Türkiye’de erken seçimin kaçınılmaz olduğunu belirten Altınöz, “Türkiye şu anda Bangladeş şartlarında yaşıyor. Hatta bazı yerlerde de Somali şartlarında yaşıyor. Bunları bilerek anlatıyoruz. Türkiye'nin erken seçim mecburiyeti vardır. Erken seçime giderken de elbette halkımız bizi şu anda üçüncü parti konumuna getirdi. Biz de üçüncü parti konumuna gelmiş bir partinin yöneticileri ve bu partinin sorumluluk sahibi olan insanları olarak bu iradeyi ortaya koymak zorundayız.

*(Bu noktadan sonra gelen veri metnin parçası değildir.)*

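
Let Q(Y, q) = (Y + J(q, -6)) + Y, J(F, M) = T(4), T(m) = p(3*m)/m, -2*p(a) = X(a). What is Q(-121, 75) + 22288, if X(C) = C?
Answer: 44089/2 ≈ 22045.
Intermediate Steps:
p(a) = -a/2
T(m) = -3/2 (T(m) = (-3*m/2)/m = -3/2)
J(F, M) = -3/2
Q(Y, q) = -3/2 + 2*Y (Q(Y, q) = (Y - 3/2) + Y = (-3/2 + Y) + Y = -3/2 + 2*Y)
Q(-121, 75) + 22288 = (-3/2 + 2*(-121)) + 22288 = (-3/2 - 242) + 22288 = -487/2 + 22288 = 44089/2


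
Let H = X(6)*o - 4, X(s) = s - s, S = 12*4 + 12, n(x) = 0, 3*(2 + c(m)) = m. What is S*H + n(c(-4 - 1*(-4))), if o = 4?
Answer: -240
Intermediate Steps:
c(m) = -2 + m/3
S = 60 (S = 48 + 12 = 60)
X(s) = 0
H = -4 (H = 0*4 - 4 = 0 - 4 = -4)
S*H + n(c(-4 - 1*(-4))) = 60*(-4) + 0 = -240 + 0 = -240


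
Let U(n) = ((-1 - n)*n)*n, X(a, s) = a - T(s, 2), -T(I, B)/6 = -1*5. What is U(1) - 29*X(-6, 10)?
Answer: 1042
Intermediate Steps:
T(I, B) = 30 (T(I, B) = -(-6)*5 = -6*(-5) = 30)
X(a, s) = -30 + a (X(a, s) = a - 1*30 = a - 30 = -30 + a)
U(n) = n**2*(-1 - n) (U(n) = (n*(-1 - n))*n = n**2*(-1 - n))
U(1) - 29*X(-6, 10) = 1**2*(-1 - 1*1) - 29*(-30 - 6) = 1*(-1 - 1) - 29*(-36) = 1*(-2) + 1044 = -2 + 1044 = 1042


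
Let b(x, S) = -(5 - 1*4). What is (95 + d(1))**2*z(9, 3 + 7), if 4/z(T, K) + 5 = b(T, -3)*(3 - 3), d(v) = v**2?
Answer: -36864/5 ≈ -7372.8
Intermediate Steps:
b(x, S) = -1 (b(x, S) = -(5 - 4) = -1*1 = -1)
z(T, K) = -4/5 (z(T, K) = 4/(-5 - (3 - 3)) = 4/(-5 - 1*0) = 4/(-5 + 0) = 4/(-5) = 4*(-1/5) = -4/5)
(95 + d(1))**2*z(9, 3 + 7) = (95 + 1**2)**2*(-4/5) = (95 + 1)**2*(-4/5) = 96**2*(-4/5) = 9216*(-4/5) = -36864/5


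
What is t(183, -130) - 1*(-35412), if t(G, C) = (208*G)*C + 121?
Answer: -4912787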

Vatandaşımızın bize vermiş olduğu oyların karşılığını, bize gösterilen teveccühü onların bize vermiş olduğu yetkiyi parlamentoda kullanmak durumundayız. Erken seçim olacağı an itibariyle en hızlı bir şekilde bunu isteyen parti biz olacağız. Çünkü mutfakta yangın var. İnsanların cebinde para kalmamış esnaf iş yerini kapatıyor. Sonuç itibariyle erken seçim kaçınılmaz” dedi.

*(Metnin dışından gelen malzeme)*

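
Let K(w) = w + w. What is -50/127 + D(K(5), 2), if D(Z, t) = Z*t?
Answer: 2490/127 ≈ 19.606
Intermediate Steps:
K(w) = 2*w
-50/127 + D(K(5), 2) = -50/127 + (2*5)*2 = -50*1/127 + 10*2 = -50/127 + 20 = 2490/127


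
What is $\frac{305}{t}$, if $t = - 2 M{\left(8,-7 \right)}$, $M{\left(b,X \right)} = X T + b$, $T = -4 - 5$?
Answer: $- \frac{305}{142} \approx -2.1479$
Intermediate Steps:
$T = -9$
$M{\left(b,X \right)} = b - 9 X$ ($M{\left(b,X \right)} = X \left(-9\right) + b = - 9 X + b = b - 9 X$)
$t = -142$ ($t = - 2 \left(8 - -63\right) = - 2 \left(8 + 63\right) = \left(-2\right) 71 = -142$)
$\frac{305}{t} = \frac{305}{-142} = 305 \left(- \frac{1}{142}\right) = - \frac{305}{142}$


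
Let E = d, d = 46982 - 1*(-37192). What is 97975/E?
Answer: 97975/84174 ≈ 1.1640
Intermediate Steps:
d = 84174 (d = 46982 + 37192 = 84174)
E = 84174
97975/E = 97975/84174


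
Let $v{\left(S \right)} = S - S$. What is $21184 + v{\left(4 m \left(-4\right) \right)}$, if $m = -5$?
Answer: $21184$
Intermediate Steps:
$v{\left(S \right)} = 0$
$21184 + v{\left(4 m \left(-4\right) \right)} = 21184 + 0 = 21184$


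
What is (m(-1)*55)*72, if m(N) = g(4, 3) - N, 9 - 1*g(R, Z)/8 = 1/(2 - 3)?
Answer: 320760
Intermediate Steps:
g(R, Z) = 80 (g(R, Z) = 72 - 8/(2 - 3) = 72 - 8/(-1) = 72 - 8*(-1) = 72 + 8 = 80)
m(N) = 80 - N
(m(-1)*55)*72 = ((80 - 1*(-1))*55)*72 = ((80 + 1)*55)*72 = (81*55)*72 = 4455*72 = 320760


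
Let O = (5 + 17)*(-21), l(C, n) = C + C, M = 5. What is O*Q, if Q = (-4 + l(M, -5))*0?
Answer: 0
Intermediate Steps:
l(C, n) = 2*C
Q = 0 (Q = (-4 + 2*5)*0 = (-4 + 10)*0 = 6*0 = 0)
O = -462 (O = 22*(-21) = -462)
O*Q = -462*0 = 0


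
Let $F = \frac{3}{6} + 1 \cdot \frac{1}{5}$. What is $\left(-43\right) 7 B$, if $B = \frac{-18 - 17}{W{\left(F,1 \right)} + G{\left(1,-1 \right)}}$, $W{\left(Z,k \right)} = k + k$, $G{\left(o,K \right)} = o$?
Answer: $\frac{10535}{3} \approx 3511.7$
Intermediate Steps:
$F = \frac{7}{10}$ ($F = 3 \cdot \frac{1}{6} + 1 \cdot \frac{1}{5} = \frac{1}{2} + \frac{1}{5} = \frac{7}{10} \approx 0.7$)
$W{\left(Z,k \right)} = 2 k$
$B = - \frac{35}{3}$ ($B = \frac{-18 - 17}{2 \cdot 1 + 1} = - \frac{35}{2 + 1} = - \frac{35}{3} \approx -11.667$)
$\left(-43\right) 7 B = \left(-43\right) 7 \left(- \frac{35}{3}\right) = \left(-301\right) \left(- \frac{35}{3}\right) = \frac{10535}{3}$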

“DERHAL BİZİM İKTİDARA GELMEMİZ LAZIM”

Gazze’nin durumu ile ilgili olarak da Altınöz, “Biz Gazze'nin bu şartlarında ne yapıyoruz? Hamas’la İsrail'i buluşturup onları barıştırmaya çalışıyoruz. Türkiye'nin işi bitti, buna kaldı. Ben burada size soruyorum. Eğer genel başkanımız Sayın Fatih Erbakan Bey iktidarda olsaydı İsrail Gazze'ye bu saldırıyı yapabilir miydi? Yapamaz mıydı? Soruyorum size. Aklından bile geçiremezdi. Acaba biz böyle bir operasyon yapabilir miydik diye aklından geçiremez. İşte milli görüş farkı bu. Derhal bizim iktidara gelmemiz lazım. Saniye geçirmeden. Erken seçim ne zaman, yarın. Yarın erken seçim istiyoruz” diye konuştu.

“ADAYLARIMIZ ÜZERİNE BASKI OLUŞTURARAK SİNDİRMEYE ÇALIŞTILAR”

Yeniden Refah Partisi İstanbul Milletvekili Doğan Bekin ise “81 ilin valileri bifiil iktidar yanlısı olarak, adeta devletin valisi olarak değil de iktidarın il başkanları gibi hareket ederek psikolojik baskı uyguladılar. Özellikle Güneydoğu’da çok büyük oy sıçraması yapacakken burada bizzat valilerin baskıcı tutumlarını görmemiz mümkün oldu. Hatta bazı illerde adaylarımız üzerine baskı oluşturarak onları istifa etmeleri konusunda psikolojik telkin yoluyla sindirmeye çalıştılar. Kendilerini her ne kadar müdahale etsek de ne yazık ki aynı davranış biçimini seçime kadar sürdürmeyi yeğlediler. Bu da çok yanlış bir durumdur. Bu tarafsızlık ilkesine ve seçimin burada sağlıklı yürümesine çok büyük gölge düşüren ve önemli bir etmen oldu” dedi.